- Arasur Location in Tamil Nadu, India Arasur Arasur (India)
- Coordinates: 11°49′48″N 79°25′34″E﻿ / ﻿11.83000°N 79.42611°E
- Country: India
- State: Tamil Nadu
- District: Viluppuram
- Taluk: Thiruvennainallur

Area
- • Total: 6.79 km^{2} (2.62 sq mi)

Population (2011)
- • Total: 6,321
- • Density: 931/km^{2} (2,410/sq mi)
- Time zone: UTC+5:30 (IST)

= Arasur =

Arasur is a revenue village in the Thiruvennainallur taluk of Viluppuram district, in the Indian state of Tamil Nadu, and the headquarters of Arasur revenue block.

==Geography==
Arasur is within Thiruvennainallur taluk, which is in the southwestern part of Viluppuram district. It covers 6.79 km2 of land in the southeastern part of the taluk.

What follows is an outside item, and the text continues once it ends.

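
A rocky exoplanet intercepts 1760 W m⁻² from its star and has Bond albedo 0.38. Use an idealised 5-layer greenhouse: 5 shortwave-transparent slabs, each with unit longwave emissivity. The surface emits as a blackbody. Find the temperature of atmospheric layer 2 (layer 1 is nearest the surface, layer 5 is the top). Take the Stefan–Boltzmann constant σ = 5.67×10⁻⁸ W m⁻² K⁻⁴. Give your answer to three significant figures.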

The village is at the intersection of National Highway 38 and State Highway 68, and is located 7 km southeast of Thiruvennainallur, the taluk headquarters, 12 km southwest of Viluppuram, the district headquarters, and 150 km southwest of the state capital of Chennai.

==Demographics==
In 2011 Arasur had a population of 3,021 people living in 687 households. 1,547 (51.2%) of the inhabitants were male, while 1,474 (48.8%) were female. 368 children in the town, about 12.2% of the population, were at or below the age of 6. 63.0% of the population was literate, with the male rate of 71.8% being notably higher than the female rate of 53.9%. Scheduled Castes and Scheduled Tribes accounted for 46.8% and 0.03% of the population, respectively.